The US addressed this issue in the early years of the Korean War, we left (And supported) the Government of South Korea in their execution of prisoners being held for being communists. The North Koreans did the same as their retreated, through this was of American POWs (many such POWs were found after being shot, bit propaganda blitz on this in the US at that time, while forgetting about the fact the South Korean Government had done the same eariler in the war).
Further back in History, King Henry V of England started to kill his French Prisoners just before he won the Battle of Agincourt (On the grounds Henry did NOT want them to rejoin the French Army he was fighting).

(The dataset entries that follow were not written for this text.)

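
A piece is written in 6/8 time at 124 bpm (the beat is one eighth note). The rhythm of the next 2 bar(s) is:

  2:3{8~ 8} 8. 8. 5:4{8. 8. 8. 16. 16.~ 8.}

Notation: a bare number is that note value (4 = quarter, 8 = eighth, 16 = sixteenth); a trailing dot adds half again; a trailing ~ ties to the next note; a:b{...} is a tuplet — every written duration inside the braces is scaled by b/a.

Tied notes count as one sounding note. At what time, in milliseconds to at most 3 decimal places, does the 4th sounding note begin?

1. 0.0ms @ 0 + 1451.613ms (3)
2. 1451.613ms @ 3 + 725.806ms (3/2)
3. 2177.419ms @ 9/2 + 725.806ms (3/2)
4. 2903.226ms @ 6 + 580.645ms (6/5)
5. 3483.871ms @ 36/5 + 580.645ms (6/5)
6. 4064.516ms @ 42/5 + 580.645ms (6/5)
7. 4645.161ms @ 48/5 + 290.323ms (3/5)
8. 4935.484ms @ 51/5 + 870.968ms (9/5)

note 4 onset = 6b = 2903.226ms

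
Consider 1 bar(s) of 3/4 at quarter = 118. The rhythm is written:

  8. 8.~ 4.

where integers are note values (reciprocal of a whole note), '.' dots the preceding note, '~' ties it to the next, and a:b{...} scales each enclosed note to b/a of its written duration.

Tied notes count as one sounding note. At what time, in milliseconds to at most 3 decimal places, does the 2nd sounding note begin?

note 2 onset = 3/4b = 381.356ms

1. 0.0ms @ 0 + 381.356ms (3/4)
2. 381.356ms @ 3/4 + 1144.068ms (9/4)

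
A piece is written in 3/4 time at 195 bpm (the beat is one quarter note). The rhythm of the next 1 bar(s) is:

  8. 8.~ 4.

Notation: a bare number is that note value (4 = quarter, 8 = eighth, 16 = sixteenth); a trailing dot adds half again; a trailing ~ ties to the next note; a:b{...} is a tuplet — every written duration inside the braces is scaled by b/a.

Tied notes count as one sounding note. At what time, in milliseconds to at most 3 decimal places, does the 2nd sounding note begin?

1. 0.0ms @ 0 + 230.769ms (3/4)
2. 230.769ms @ 3/4 + 692.308ms (9/4)

note 2 onset = 3/4b = 230.769ms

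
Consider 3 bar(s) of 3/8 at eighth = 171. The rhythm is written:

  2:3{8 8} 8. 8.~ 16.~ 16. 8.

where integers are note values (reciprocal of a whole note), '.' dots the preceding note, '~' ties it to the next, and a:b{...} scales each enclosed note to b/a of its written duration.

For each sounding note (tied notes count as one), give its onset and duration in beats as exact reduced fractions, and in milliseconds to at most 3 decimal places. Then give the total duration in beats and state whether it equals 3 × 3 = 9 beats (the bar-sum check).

1) 0.0ms=0b +526.316ms=3/2b
2) 526.316ms=3/2b +526.316ms=3/2b
3) 1052.632ms=3b +526.316ms=3/2b
4) 1578.947ms=9/2b +1052.632ms=3b
5) 2631.579ms=15/2b +526.316ms=3/2b
Σ=9b of 9 (171bpm 3/8) — PASS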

In fact one of the few arguments in favor of the Death Penalty is situation where Life Imprisonment of a traitor who had murder someone in an attempt to take over a government can NOT be guarantee on the grounds that the people who support the same side as such a Murder can also get in power and release such a Murder. Yes, the US Federal Government has NEVER sentenced anyone to Death for Treason (John Brown after his attack on Harper's Ferry was convicted in STATE Court of Treason and executed, the Rosenbergs of the 1950s were executed for Espionage NOT Treason).
Sorry, what do you do with such prisoners? You do NOT want to them to reinforce the enemy you are fighting, but you can no longer hold them to prevent them from doing so. The smart plan is just to release them, as unorganized members of the opposition such people tend to be ineffective in the first place, but such thinking require someone who is thinking not just reacting to what is happening around him. In most cases the people in charge are facing something that can be reduced to a bad choice, release the prisoners, which the Guards have been ordered NEVER TO DO, to kill them, which the Guards have been told to do IF THE PRISONERS TRY TO ESCAPE. The prisoners being freed by someone else is NOT is the guards training and people tend to do as their are trained, and the closing thing to the prisoners being freed by outside forces, is the prisoners escaping and the training the Guards have is to STOP such prison escapes even if that means they have to shoot the prisoners. Thus in almost all cases such prisoners are Executed.
Please note, there are some notable exceptions to this rule, during the US Civil War, as Sherman was marching through Georgia, one of the Local Southern POWs camp was in the area of Sherman's troops. The Commander of the POW camp paroled the POWs and told them to go see Sherman.
Another example is of the Japanese Commander of Santo Tomas POW camp in the Philippines (where American Nurses were also being kept as POWs) when American troops came to the Camp, made an offer to the American Forces arriving at the camp, if the Americans would leave him get to Japanese lines, he would turn the POWs over to the Americans, otherwise he was going to kill them. The offer was accepted and the Japanese marched out of the Camp as the American marched in. The Former POWs were then sent home (The prison guards were NOT so lucky, most were killed within hours of leaving the POW camp).
This are notable exceptions to the rule of killing prisoners. The norm is what South Korea did to its Communist Prisoners in the early days of the Koran War, what the North Koreans did as they retreated northward after the American landing at Inchon, and what Henry V did at Agincourt. It is an old practice and one it takes someone who is thinking to do, not someone who is reacting to events as is the norm in most such killings.
The Incident in regards to the Japanese POW Camp is to the release of the Santo Tomas Camp.